Did salacious letters about forbidden sex lead to dismissal of six BWS workers? Supreme Court will decide

By Aaron Humes
Freelance Reporter

Supreme Court Justice, Michelle Arana is to decide on the claim of Mark Menzies, Don Gillett, Michael Novelo, Journett McKoy, Charlette Barnett and Colin Morrison sometime next year after receiving written submissions from their attorneys, Senior Counsel, Said Musa for Menzies and Tricia Pitts-Anderson for the other claimants.

Senior Counsel Rodwell Williams and Julie-Ann Ellis-Bradley are representing Belize Water Services (BWS), the employer which fired the six persons in January, 2012.
After a six-month break the trial resumed with cross-examination of the former president of the Belize Water Services Workers Union, Lorelei Westby.

Westby said she had to remove herself from a panel investigating the circulation of “salacious letters” among workers despite vowing to get to the bottom of the matter, because of “a conflict of interest”.
Westby stepped down as union president and delegated the handling of the investigation to a subordinate.

Westby testified that she was not aware of the redundancy process and admitted that the union executive did not order any action to be taken after she learned of management’s decision to move against the workers.
She saw a difference in the treatment of these six employees, she said, and the treatment of two redundant security guards at the water treatment plant in Dangriga.
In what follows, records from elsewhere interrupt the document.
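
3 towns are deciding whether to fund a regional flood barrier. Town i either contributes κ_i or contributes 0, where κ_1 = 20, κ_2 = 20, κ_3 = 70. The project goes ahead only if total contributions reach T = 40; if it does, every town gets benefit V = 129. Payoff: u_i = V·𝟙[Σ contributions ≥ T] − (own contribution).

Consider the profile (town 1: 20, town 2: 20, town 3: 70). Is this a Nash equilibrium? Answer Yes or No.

No

Total = 110 ≥ 40: provided.
Town 1 (pledges 20, payoff 109): dropping to 0 → total 90, payoff 129. Profitable deviation.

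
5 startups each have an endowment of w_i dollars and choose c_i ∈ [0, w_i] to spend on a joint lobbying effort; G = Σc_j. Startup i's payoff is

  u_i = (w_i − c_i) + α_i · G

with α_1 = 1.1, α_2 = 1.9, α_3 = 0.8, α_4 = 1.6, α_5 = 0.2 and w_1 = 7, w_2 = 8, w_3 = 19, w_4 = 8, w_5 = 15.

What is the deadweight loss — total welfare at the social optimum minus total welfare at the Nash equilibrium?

156.4

∂u_i/∂c_i = α_i − 1, so startup i contributes w_i if α_i > 1, else 0.
α_i > 1 for i ∈ {1, 2, 4}; NE contributions (7, 8, 0, 8, 0), G = 23.
W^NE = Σw_i − G^NE + (Σα_i)·G^NE = 57 + 4.6·23 = 162.8.
Planner: ∂(Σu_j)/∂c_i = Σα_j − 1 = 4.6 > 0, so everyone contributes w_i; G^SO = 57, W^SO = 57 + 4.6·57 = 319.2.
Deadweight loss = 156.4.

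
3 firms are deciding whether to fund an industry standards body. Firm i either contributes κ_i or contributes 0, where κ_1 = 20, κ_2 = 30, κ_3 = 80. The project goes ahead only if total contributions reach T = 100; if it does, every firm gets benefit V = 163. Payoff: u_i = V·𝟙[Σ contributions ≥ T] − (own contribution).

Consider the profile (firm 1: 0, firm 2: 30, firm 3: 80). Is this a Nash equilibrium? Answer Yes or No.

Yes

Total = 110 ≥ 100: provided.
Firm 1 (pledges 0, payoff 163): pledging 20 → total 130, payoff 143. No gain.
Firm 2 (pledges 30, payoff 133): dropping to 0 → total 80, payoff 0. No gain.
Firm 3 (pledges 80, payoff 83): dropping to 0 → total 30, payoff 0. No gain.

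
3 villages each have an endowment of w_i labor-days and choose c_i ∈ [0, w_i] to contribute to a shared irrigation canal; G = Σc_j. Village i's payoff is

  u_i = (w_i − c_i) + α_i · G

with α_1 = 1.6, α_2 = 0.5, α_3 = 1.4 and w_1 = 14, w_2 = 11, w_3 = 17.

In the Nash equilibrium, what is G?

∂u_i/∂c_i = α_i − 1, so village i contributes w_i if α_i > 1, else 0.
α_i > 1 for i ∈ {1, 3}; NE contributions (14, 0, 17), G = 31.

31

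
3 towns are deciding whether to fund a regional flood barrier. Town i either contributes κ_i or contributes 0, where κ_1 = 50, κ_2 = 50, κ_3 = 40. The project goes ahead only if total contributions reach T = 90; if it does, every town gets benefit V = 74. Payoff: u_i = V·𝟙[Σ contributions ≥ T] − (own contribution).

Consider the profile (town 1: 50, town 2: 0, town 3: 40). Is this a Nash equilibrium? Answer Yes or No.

Yes

Total = 90 ≥ 90: provided.
Town 1 (pledges 50, payoff 24): dropping to 0 → total 40, payoff 0. No gain.
Town 2 (pledges 0, payoff 74): pledging 50 → total 140, payoff 24. No gain.
Town 3 (pledges 40, payoff 34): dropping to 0 → total 50, payoff 0. No gain.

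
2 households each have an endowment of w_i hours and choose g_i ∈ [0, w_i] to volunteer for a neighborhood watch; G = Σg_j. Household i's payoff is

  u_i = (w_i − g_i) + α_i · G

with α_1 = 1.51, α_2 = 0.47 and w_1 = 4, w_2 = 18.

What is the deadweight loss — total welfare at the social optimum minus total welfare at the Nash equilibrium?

17.64

∂u_i/∂g_i = α_i − 1, so household i contributes w_i if α_i > 1, else 0.
α_i > 1 for i ∈ {1}; NE contributions (4, 0), G = 4.
W^NE = Σw_i − G^NE + (Σα_i)·G^NE = 22 + 0.98·4 = 25.92.
Planner: ∂(Σu_j)/∂g_i = Σα_j − 1 = 0.98 > 0, so everyone contributes w_i; G^SO = 22, W^SO = 22 + 0.98·22 = 43.56.
Deadweight loss = 17.64.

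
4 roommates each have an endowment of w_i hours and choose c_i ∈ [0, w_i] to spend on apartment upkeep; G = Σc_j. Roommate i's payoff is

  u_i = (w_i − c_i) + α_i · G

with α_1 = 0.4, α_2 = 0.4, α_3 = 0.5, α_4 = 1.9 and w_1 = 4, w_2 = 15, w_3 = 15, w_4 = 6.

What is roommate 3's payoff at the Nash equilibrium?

∂u_i/∂c_i = α_i − 1, so roommate i contributes w_i if α_i > 1, else 0.
α_i > 1 for i ∈ {4}; NE contributions (0, 0, 0, 6), G = 6.
u_3 = (15 − 0) + 0.5·6 = 18.

18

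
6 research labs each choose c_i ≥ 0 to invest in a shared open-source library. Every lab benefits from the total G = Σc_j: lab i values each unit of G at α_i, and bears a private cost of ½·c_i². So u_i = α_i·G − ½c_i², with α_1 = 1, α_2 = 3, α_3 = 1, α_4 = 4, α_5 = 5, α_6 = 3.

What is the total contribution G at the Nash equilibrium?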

Alvan Haynes, CEO of Belize Water and Sewage Authority denied that he used the claim of redundancy as an excuse to terminate the employment of the six workers after he was unable to trace the origins of an internal scandal.

In 2012 a number of salacious letters secretly circulated spoke of sexual laisons involving people in the top management of BWS. Haynes said that these reports sapped morale and led to bitter in-fighting and threats against all levels of staff and Board members.

The company’s investigation involved interrogation of more than 50 employees, including Menzies and two or three of the others who were subsequently dismissed.

According to Haynes, the company was looking to cut costs after the Public Utilities Commission ordered BWS to reduce its water rates by seven percent.

Company department heads picked the six men for redundancy, despite fair to good marks in their most recent performance appraisal in March of 2012.
Haynes’ company-wide memo of February 7, 2012, was in his words, an attempt to flush out further information but he denied that it had any direct connection to the six men who were dismissed.

It was in fact, a warning to other employees to watch their behavior and to cooperate. It was a decision which he now regrets, CEO Haynes said. The decision was not in keeping with the core values of the company, he acknowledged.

The six who were sacked are asking for general damages related to unlawful termination and various assorted other damages for special circumstances.
BWS says it has already paid each redundant worker his full final payment, including in the case of Mark Menzies, a six figure sum which included severance pay for his 12 years of service to BWS and money related to his redundancy termination.

Menzies, for his part claims he was employed for 13 years prior to the introduction of the BWS pension scheme in 1993.